KANANASKIS, Alberta – U.S. President George W. Bush urged Prime Minister Junichiro Koizumi on Tuesday to accelerate efforts to achieve sustainable economic growth, while endorsing progress on Japan’s reform efforts, a Japanese official said.
The two leaders met on the sidelines of the Group of Eight summit of major powers at the Rocky Mountain resort of Kananaskis, Canada. The summit is scheduled for Wednesday and Thursday.
On noneconomic issues, Koizumi was quoted as praising Bush for his recent speech on a new Middle East policy and saying he wants to further strengthen bilateral ties due to the importance of solidarity in the international community on fighting terrorism.
Koizumi told Bush his structural reform efforts have been bearing fruit and the disposal of nonperforming loans at Japanese banks is progressing well, the official said.
“Reforms have been carried out steadily, and I will further move ahead with privatization of governmental bodies, which is the most difficult part of the reforms,” Koizumi was quoted as telling Bush.
While endorsing such progress, Bush told Koizumi that Japan plays a substantial role in the world economy and that its economy needs to be further strengthened so it can play a bigger role.
A U.S. official said Bush “expressed his confidence in the fundamental strength of the Japanese economy.”
Koizumi told Bush that Japan declared in May its economy had bottomed out and pledged he will enhance efforts to steadily promote economic structural reforms and deregulation, the official said.
But the Japanese official said Koizumi refrained from briefing Bush on Japan’s new economic and fiscal policy pledges intended to revitalize the economy. The plan includes calls for comprehensive tax reforms, including cuts in the corporate tax rate.
Koizumi is expected to discuss the plan at the G8 summit.

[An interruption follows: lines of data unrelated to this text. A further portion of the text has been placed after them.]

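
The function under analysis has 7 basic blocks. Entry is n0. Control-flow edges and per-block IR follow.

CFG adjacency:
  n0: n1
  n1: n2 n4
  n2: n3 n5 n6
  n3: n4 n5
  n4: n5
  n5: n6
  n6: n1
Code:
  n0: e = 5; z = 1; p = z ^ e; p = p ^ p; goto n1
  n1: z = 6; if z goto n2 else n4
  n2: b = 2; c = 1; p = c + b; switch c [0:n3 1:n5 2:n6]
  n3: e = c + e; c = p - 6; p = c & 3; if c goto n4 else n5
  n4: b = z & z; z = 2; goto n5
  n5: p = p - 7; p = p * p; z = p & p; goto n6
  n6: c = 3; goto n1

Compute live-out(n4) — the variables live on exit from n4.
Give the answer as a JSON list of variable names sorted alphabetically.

Answer: ["e", "p"]

Analysis:
def/use:
  n0: def={e,p,z} ue=∅
  n1: def={z} ue=∅
  n2: def={b,c,p} ue=∅
  n3: def={c,e,p} ue={c,e,p}
  n4: def={b,z} ue={z}
  n5: def={p,z} ue={p}
  n6: def={c} ue=∅

Live sets:
  live n0: ∅→{e,p}
  live n1: {e,p}→{e,p,z}
  live n2: {e,z}→{c,e,p,z}
  live n3: {c,e,p,z}→{e,p,z}
  live n4: {e,p,z}→{e,p}
  live n5: {e,p}→{e,p}
  live n6: {e,p}→{e,p}

live-out(n4) = ["e", "p"]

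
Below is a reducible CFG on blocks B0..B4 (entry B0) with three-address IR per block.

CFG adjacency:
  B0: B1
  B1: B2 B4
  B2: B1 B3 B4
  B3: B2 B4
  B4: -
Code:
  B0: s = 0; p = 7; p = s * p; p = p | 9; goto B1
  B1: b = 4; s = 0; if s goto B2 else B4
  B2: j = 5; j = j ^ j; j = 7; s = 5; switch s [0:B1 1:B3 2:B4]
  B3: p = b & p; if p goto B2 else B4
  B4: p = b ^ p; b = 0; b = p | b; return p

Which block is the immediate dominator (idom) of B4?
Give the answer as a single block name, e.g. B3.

idom tree: B1←B0 B2←B1 B3←B2 B4←B1
Join-block Dom:
  B1: preds {B0,B2}: {B0} ∩ {B0,B1,B2} = {B0}; idom=B0
  B2: preds {B1,B3}: {B0,B1} ∩ {B0,B1,B2,B3} = {B0,B1}; idom=B1
  B4: preds {B1,B2,B3}: {B0,B1} ∩ {B0,B1,B2} ∩ {B0,B1,B2,B3} = {B0,B1}; idom=B1

idom(B4) = B1

Answer: B1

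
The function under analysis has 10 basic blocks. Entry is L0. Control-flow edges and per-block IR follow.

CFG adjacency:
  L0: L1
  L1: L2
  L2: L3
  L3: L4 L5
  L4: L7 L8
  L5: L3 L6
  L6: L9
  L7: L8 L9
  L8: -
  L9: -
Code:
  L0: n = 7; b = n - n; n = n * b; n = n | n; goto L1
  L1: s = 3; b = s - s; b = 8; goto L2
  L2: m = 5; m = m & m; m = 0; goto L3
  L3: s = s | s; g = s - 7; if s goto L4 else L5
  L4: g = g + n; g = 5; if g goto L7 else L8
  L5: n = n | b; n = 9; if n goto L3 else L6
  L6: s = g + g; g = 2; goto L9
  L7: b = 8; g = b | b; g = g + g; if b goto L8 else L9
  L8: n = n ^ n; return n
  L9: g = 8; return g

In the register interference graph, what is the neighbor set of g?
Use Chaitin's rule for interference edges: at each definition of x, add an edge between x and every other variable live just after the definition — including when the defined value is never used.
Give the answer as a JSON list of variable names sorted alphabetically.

Answer: ["b", "n", "s"]

Derivation:
Block summaries:
  L0: {b,n} / ∅
  L1: {b,s} / ∅
  L2: {m} / ∅
  L3: {g,s} / {s}
  L4: {g} / {g,n}
  L5: {n} / {b,n}
  L6: {g,s} / {g}
  L7: {b,g} / ∅
  L8: {n} / {n}
  L9: {g} / ∅

Backward fixpoint:
  L0: in=∅ out={n}
  L1: in={n} out={b,n,s}
  L2: in={b,n,s} out={b,n,s}
  L3: in={b,n,s} out={b,g,n,s}
  L4: in={g,n} out={n}
  L5: in={b,g,n,s} out={b,g,n,s}
  L6: in={g} out=∅
  L7: in={n} out={n}
  L8: in={n} out=∅
  L9: in=∅ out=∅

Conflict graph:
  b↔{g,m,n,s}
  g↔{b,n,s}
  m↔{b,n,s}
  n↔{b,g,m,s}
  s↔{b,g,m,n}

N(g) = ["b", "n", "s"]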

The bilateral talks were the fifth between Koizumi and Bush, following a meeting in February when the U.S. president visited Tokyo.
The Bush administration generally supports Koizumi’s reform efforts and has avoided making specific requests about what Tokyo should do to rebuild Japan’s fragile economy.
But the administration has repeatedly asked Tokyo to achieve sustainable economic recovery by carrying out reform pledges to fulfill its role as the world’s second-largest economy.
Koizumi and Bush avoided touching on foreign-exchange movements and falling share prices in the United States and Japan, the official said.
Market players had paid close attention to what they said about the recent plunges in U.S. share prices because the falls have cast doubt about the strength of the U.S. economy as well as the global economy.
On the foreign-exchange market, the Japanese government is concerned that recent falls in the value of the dollar may hamper Japan’s economic recovery by hurting exports.
Bush, however, made a comment after the meeting hinting at tolerance of the dollar’s fall.
“The dollar will seek its appropriate level based on market forces,” Bush told reporters before his bilateral meeting with Canadian Prime Minister Jean Chretien.
On the Middle East, Koizumi said he praises Bush for showing leadership by actively participating and presenting a vision of how the conflict between Israel and the Palestinians should be resolved.
Bush told Koizumi he will “call for the selection of a new leader” to represent the Palestinians, adding there needs to be new dynamism in reforming the Palestinian Authority, the official said.
In the new U.S. policy on the Middle East announced Monday, Bush endorses creation of a provisional Palestinian state and sets tough conditions, which include the removal of Palestinian leader Yasser Arafat.
Though the two leaders discussed Arafat’s status, the official refrained from disclosing details of the conversation.
The Japanese government has said it believes Arafat is currently the only viable representative of the Palestinians.
Koizumi was also quoted as saying he basically supports Washington’s proposal to reduce weapons of mass destruction and expressed pleasure over the cooperation between the United States and Russia to reduce their stocks of nuclear warheads.
Bush said he is concerned about the proliferation of weapons of mass destruction from Russia to Iran, an official said.
On the world’s commitment to assisting in the reconstruction of war-ravaged Afghanistan, Bush urged Koizumi to join him in reminding the donor countries to carry through with their pledges. He said the promised aid must be disbursed but the implementation is not moving forward as hoped.
Koizumi reiterated the two countries’ plan to have their foreign ministers discuss ways to resolve issues involving the U.S. military presence in Japan, especially in Okinawa, where most of the bases and personnel are concentrated.